Well, if you're really going to do that, you have to write something still
even more elaborate with stuff like this in it just even to represent
the DEFUN part...

|
[Symbol-Pointer]
|
v
Symbol
+---------+----+
| Name | +------> "DEFUN" Package
+---------+----+ +-----------+--+
| Package | +--------------------->| Name | +------------> "COMMON-LISP"
+---------+----+ +-----------+--+
| PList | +-----> properties | Nicknames | +----->+-----> NIL
+---------+----+ +-----------+--+ |
| Value | +-----> value | ... | | v
+---------+----+ "CL"
| Function| +-----> function
+---------+----+

etc. But I was too lazy to really flesh it out.
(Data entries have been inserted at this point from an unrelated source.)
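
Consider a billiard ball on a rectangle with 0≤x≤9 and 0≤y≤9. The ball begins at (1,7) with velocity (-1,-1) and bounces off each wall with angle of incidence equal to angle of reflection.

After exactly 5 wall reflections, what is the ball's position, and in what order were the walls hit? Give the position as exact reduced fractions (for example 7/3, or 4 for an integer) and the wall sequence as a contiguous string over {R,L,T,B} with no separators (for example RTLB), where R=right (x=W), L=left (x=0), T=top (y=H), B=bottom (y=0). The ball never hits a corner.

1. t=1 → L at (0,6); v=(1,-1)
2. t=6 → B at (6,0); v=(1,1)
3. t=3 → R at (9,3); v=(-1,1)
4. t=6 → T at (3,9); v=(-1,-1)
5. t=3 → L at (0,6); v=(1,-1)

Final position: (0,6)
Wall sequence: LBRTL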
It's all object-oriented.
The particular thing I was trying to avoid was showing the string CL:DEFUN
since one might think it was different than the symbol COMMON-LISP:DEFUN.

> Which is the structure built when reading
> "(defun get-kratch() (list 'a))" with CL:*PACKAGE* bound to the package
> named KRATCH.

Yes, modulo the notion that both your and my versions were abbreviated.
Even the above leaves out detail (and exposes the controversial detail
about whether symbols contain values and functions... the amount of
needless presentational bickering over the presentation of this during
the writing of the spec was enormous).

> And the reasons PRINT displays "(KRATCH::A)" are:
> - CL:*PACKAGE* is not bound to the package named "KRATCH",
> - KRATCH::A is not imported in the package bound to CL:*PACKAGE*,
> - KRATCH::A is not exported from the package named "KRATCH" (otherwise
> it would be displayed as "KRATCH:A").

Right.

Pascal J. Bourguignon

unread,
Jul 21, 2008, 2:35:58 AM7/21/08
to
Kent M Pitman <pit...@nhplace.com> writes:

Not only that, but we usually have (eq 'cl:defun cl-user::defun) etc,
and it's possible to have (null (symbol-package 'some-package:some-symbol))
which are the details I didn't want to enter in and why I stopped
at CL:DEFUN ;-)


--
__Pascal Bourguignon__ http://www.informatimago.com/

"A TRUE Klingon warrior does not comment his code!"